Pah. But I promised myself I would get at least a masters before I died which is pretty fucking stupid when you think about it because what can a dead guy do with a masters? At least classes this semester are going to be easy if not boring. Wish me luck.

Also hacked a bit more on the gnome-vfs-ssh module. Asked this before, but is there an official way to grab a pseudo term in GNOME? I am just using getpt ()

I let people in my area connect to my wireless lan. I figure that letting people around me have internet access might be nice and people might appreciate it. I even named the wlan "opennet" just so people would know.

So, some fucker gets in and trys to start attacking my boxes. What the fuck? Bite the hand that feeds you? Probably some 12-year-old kiddie.

Well, I am hacking on the ssh-module.c that comes with gnome-vfs. ssh reads from tty so I have to create a pseudo-term. I asked on gnome-devel mailing list if there is a standard way of doing this and got no response so I am going to do it like kio-fish. fish is too cool and GNOME really could use something just like it. In a perfect world I would just be able to use the kde libs but this is not a perfect world.

I have one remaining server that has is running Windows NT and I just discovered the beauty of the cygwin tools. I had read how great they were, but had never used them. I ported 1 1/2 applications today to Unix. ssh'ing into an NT box and and being able to run vim and gcc right on the box is just too cool.
The Unix administrator left on Friday so I am the temporary Unix guy around here. He was a great guy, but a bit of a cowboy - all of his work was done as root so some of the boxes are really screwed up when it comes to file permissions. In order to do ANYTHING on some boxes you have to be root. Going to try to clean this up - and cross my fingers that the next Unix admin they hire has his/her shit together. If they hire the guy I chose things should be okay.
Anyways - going back to school. I figured that this is a good time to get a masters and even go all the way to doctorate. Would be pretty fucking cool to be a doctor. I could be one of those dickheads who insists that people call him "doctor" like some of the assholes around work.
And I am working on a usb Linux kernel driver for 2.6. So much has changed since 2.4 development I am only going to support 2.6. Got a problem with that?

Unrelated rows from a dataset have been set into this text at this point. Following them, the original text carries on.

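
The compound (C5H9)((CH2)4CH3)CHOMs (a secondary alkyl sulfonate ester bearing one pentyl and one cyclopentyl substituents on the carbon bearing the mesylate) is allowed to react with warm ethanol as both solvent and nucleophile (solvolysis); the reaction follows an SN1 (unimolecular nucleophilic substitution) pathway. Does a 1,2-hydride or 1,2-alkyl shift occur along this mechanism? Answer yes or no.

yes

The first-formed carbocation is secondary.
The adjacent cyclopentyl carbon already bears 2 other carbon substituents and has a hydrogen to migrate; after a 1,2-hydride shift from that carbon the positive charge sits on a tertiary centre.
Tertiary is more stable than secondary, so the shift occurs.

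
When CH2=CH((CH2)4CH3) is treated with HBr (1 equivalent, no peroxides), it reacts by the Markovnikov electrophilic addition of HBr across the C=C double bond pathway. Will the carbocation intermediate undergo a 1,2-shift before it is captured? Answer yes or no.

no

The first-formed carbocation is secondary.
No single 1,2-shift to an adjacent carbon would produce a more-substituted cation than the one already present, so no rearrangement occurs.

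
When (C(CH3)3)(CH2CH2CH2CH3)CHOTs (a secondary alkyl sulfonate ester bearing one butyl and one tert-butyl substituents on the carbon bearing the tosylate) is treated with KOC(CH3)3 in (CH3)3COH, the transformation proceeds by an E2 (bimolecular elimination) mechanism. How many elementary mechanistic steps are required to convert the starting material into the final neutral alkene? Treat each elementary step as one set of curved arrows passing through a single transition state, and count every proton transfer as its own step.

1

Step 1: Concerted anti-periplanar elimination: (CH3)3CO⁻ abstracts a β-H while TsO⁻ leaves, and the C–H electrons become the new C=C π bond — all in a single transition state.
Total: 1 elementary step.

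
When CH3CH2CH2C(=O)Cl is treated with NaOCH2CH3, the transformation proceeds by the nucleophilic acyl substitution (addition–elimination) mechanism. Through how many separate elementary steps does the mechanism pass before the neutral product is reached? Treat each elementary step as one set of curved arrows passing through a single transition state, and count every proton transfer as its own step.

2

Step 1: Nucleophilic addition of CH3CH2O⁻ to the acyl carbon breaks the π(C=O) bond and yields a tetrahedral, anionic intermediate.
Step 2: Collapse of the tetrahedral intermediate: the alkoxide oxygen pushes its lone pair back to re-form C=O while Cl⁻ leaves.
Total: 2 elementary steps.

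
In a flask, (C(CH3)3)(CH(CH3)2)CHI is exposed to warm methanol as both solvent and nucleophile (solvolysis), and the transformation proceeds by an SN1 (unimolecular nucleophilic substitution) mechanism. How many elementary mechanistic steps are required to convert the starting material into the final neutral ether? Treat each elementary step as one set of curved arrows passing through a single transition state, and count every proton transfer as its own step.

Step 1: The C–I bond breaks with both electrons going to the iodide; I⁻ leaves and a secondary carbocation remains.
Step 2: A hydride (H with its bonding pair) migrates from the adjacent isopropyl carbon to the cationic centre — a 1,2-hydride shift — upgrading the secondary cation to a tertiary one.
Step 3: CH3OH donates an oxygen lone pair into the empty p orbital of the cation, giving a protonated ether (an oxonium ion).
Step 4: Proton transfer from the O–H of the oxonium ion to a solvent molecule delivers the neutral ether.
Total: 4 elementary steps.

4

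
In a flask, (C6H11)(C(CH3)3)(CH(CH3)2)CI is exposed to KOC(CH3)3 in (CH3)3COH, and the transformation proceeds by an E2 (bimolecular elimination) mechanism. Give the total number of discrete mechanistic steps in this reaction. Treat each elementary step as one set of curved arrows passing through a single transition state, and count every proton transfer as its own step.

Step 1: In one step, (CH3)3CO⁻ pulls off a β-proton, the C–I bond cleaves, and a C=C double bond forms between the α- and β-carbons (E2, anti elimination).
Total: 1 elementary step.

1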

I am helping a consultant debug a program he grabbed off of the internet. It is released under the GPL and seems to be really great. So I open up the code and notice... hmm... all of the copyright information has been removed frm the application. He is putting it back in, but it is a crappy thing to do. The guy knew better and I don't understand why you would remove copyright information - aside from being unethical, he is a consultant and not being paid to develop an original piece of code. He is being paid to do a job.

Sheesh, someone does all the work for you - the least you could do is give that person some credit.

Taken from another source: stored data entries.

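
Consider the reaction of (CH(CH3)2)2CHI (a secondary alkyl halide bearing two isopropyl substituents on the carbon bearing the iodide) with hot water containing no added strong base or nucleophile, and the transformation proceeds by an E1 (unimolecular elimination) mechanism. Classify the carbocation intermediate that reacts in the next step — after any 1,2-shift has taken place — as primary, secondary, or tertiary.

tertiary

Step 1: Ionisation: the C–I σ-bond cleaves heterolytically; both bonding electrons depart with I⁻, leaving a secondary carbocation at the α-carbon.
Step 2: Carbocation rearrangement: a 1,2-hydride shift from the adjacent isopropyl carbon converts the initially-formed secondary cation into the more stable tertiary cation.
The cation rearranges from secondary to tertiary via a 1,2-hydride shift from the adjacent isopropyl carbon; the tertiary cation is what reacts next.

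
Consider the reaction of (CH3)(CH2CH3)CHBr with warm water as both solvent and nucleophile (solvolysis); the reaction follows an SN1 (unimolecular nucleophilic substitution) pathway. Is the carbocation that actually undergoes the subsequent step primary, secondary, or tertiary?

Step 1: Unassisted departure of Br⁻ (taking the C–Br bonding pair) generates a secondary carbocation.
No single 1,2-shift to an adjacent carbon would give a more-substituted cation, so no rearrangement occurs.

secondary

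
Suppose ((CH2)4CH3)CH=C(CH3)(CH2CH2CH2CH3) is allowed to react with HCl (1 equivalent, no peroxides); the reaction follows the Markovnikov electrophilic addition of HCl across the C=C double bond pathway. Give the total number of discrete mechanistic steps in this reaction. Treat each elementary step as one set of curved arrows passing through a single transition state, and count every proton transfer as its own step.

2

Step 1: Electrophilic addition begins with the π(C=C) electrons forming a bond to the proton of HCl. Following Markovnikov's rule, the resulting cation is tertiary. The H–Cl bond breaks heterolytically, releasing Cl⁻.
(No 1,2-shift: no single shift to an adjacent carbon would give a more stable cation.)
Step 2: The Cl⁻ anion donates a lone pair to the carbocation, forming the new C–Cl σ-bond and giving the neutral alkyl halide.
Total: 2 elementary steps.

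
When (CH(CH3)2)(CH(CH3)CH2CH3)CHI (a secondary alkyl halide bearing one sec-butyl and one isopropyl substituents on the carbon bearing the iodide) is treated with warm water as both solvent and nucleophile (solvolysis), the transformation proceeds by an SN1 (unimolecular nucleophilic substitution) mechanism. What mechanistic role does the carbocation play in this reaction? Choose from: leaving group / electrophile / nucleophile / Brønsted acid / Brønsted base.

electrophile

Step 3: A lone pair on the oxygen of H2O attacks the carbocation, forming a new C–O σ-bond and an oxonium ion.
The carbocation accepts an electron pair into an empty or π* orbital — it is the electrophile.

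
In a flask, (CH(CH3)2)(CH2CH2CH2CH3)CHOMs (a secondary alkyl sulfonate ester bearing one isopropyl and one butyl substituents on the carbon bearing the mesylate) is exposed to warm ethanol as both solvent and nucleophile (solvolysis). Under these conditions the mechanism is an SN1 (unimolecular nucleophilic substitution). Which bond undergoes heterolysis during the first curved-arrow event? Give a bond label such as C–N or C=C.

C–O

Step 1: Unassisted departure of MsO⁻ (taking the C–O bonding pair) generates a secondary carbocation.
The bond broken in this step is the C–O bond.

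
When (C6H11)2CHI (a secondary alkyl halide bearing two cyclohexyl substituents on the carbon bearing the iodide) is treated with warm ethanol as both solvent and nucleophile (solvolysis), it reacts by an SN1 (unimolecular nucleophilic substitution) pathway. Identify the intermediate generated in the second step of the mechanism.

Step 1: The C–I bond breaks with both electrons going to the iodide; I⁻ leaves and a secondary carbocation remains.
Step 2: A 1,2-hydride shift from the adjacent cyclohexyl carbon moves the positive charge from the secondary centre to an adjacent carbon, generating a more stable tertiary carbocation.
After step 2 the species present is a tertiary carbocation.

tertiary carbocation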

8 Jul 2003 (updated 8 Jul 2003 at 00:06 UTC) »

Developing software on HP-UX is akin to entering a timewarp and going back about 5 years. While everything is stable (which is great) much of the documentation and support seems to be from 1999/2000. It is like people were really passionate about getting as much information out about HP-UX during a short timeframe and just went away...


I spent the last week trying to get PHP and Apache to compile on HP-UX with all sorts of modules enabled that I need. I think that I will have a few patches to submit to get things like Sybase drivers (freetds), and PHP 5b1 to cleanly compile without errors.

I have been spreading myself really thin lately, and I have neglected some OSS projects I was contributing to. I feel really bad about this, and - once I get a few more PHP and C/C++ programs running nicely on HP-UX for work - I plan on getting back to OSS development. I also want to go back and try to get GNOME to run on HP-UX.

You know you spend too much time working...
...when a vim package for HP-UX 11 makes you excited. Then again, I have been having to struggle with HP's own vi for the last few months because I couldn't get vim to compile with gcc. vim is great, vi is fucking evil.